Курс Рудневу зачли за успехи по прочим предметам да за дюжину великолепно отрисованных стендов с изображениями всякого вида криминальных травм.
Накануне Татьяниного Дня занятия в Университете вовсе отменили. Аудитории и лаборатории опустели.
Воспользовавшись моментом, Дмитрий Николаевич оккупировал архивный раздел библиотеки, зарывшись в собранные в нём материалы судов и расследований. Просидел он там почти до вечера, покуда старый библиотекарь не принялся назойливо звенеть ключами, давая понять не в меру усердному студенту, что он, де, тоже человек и уже давно хочет пойти домой.
Покидая непривычно тихое и темное здание, Руднев увидел, что в кабинете профессора Дашкевича горит свет. Дверь была открыта. Кабинет оказался заставлен деревянными ящиками, в один из которых Ян Феликсович складывал стопки книг.
– Добрый вечер, господин профессор! – Руднев неловко замер в дверях.
Ян Феликсович поднял седую голову и несколько секунд вспоминал имя незваного посетителя.
– Руднев Дмитрий Николаевич, – произнес он наконец тихо и устало. – Здравствуйте, голубчик! Проходите. Что вы в дверях-то стоите?
Не только голос, но и весь вид профессора был тусклым и поникшим. Обычно преисполненный достоинства, с гордой осанкой и величественным взглядом, Ян Феликсович сейчас выглядел дряхлым и осунувшимся стариком.
– Почему вы собираете свои книги, Ян Феликсович? – спросил Руднев, предугадывая ответ.

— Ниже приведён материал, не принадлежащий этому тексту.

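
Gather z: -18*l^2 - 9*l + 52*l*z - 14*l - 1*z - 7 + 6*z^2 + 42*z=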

Профессор горько усмехнулся:
– Да вот, на пенсию меня отправляют, молодой человек. Отдохну наконец от вас. Уеду в деревню, буду весь день сидеть у самовара, старые кости греть, а про ваши студенческие безобразия и думать забуду.
В стариковских глазах блеснули слёзы. Ян Карлович достал платок, шумно высморкался и сердито спросил:
– Вы, собственно, зачем пришли, Руднев?
Потрясенный Дмитрий Николаевич пропустил вопрос мимо ушей.
– Это всё из-за этих листовок, да? Господи, профессор! Это невозможно! Вас-то за что?!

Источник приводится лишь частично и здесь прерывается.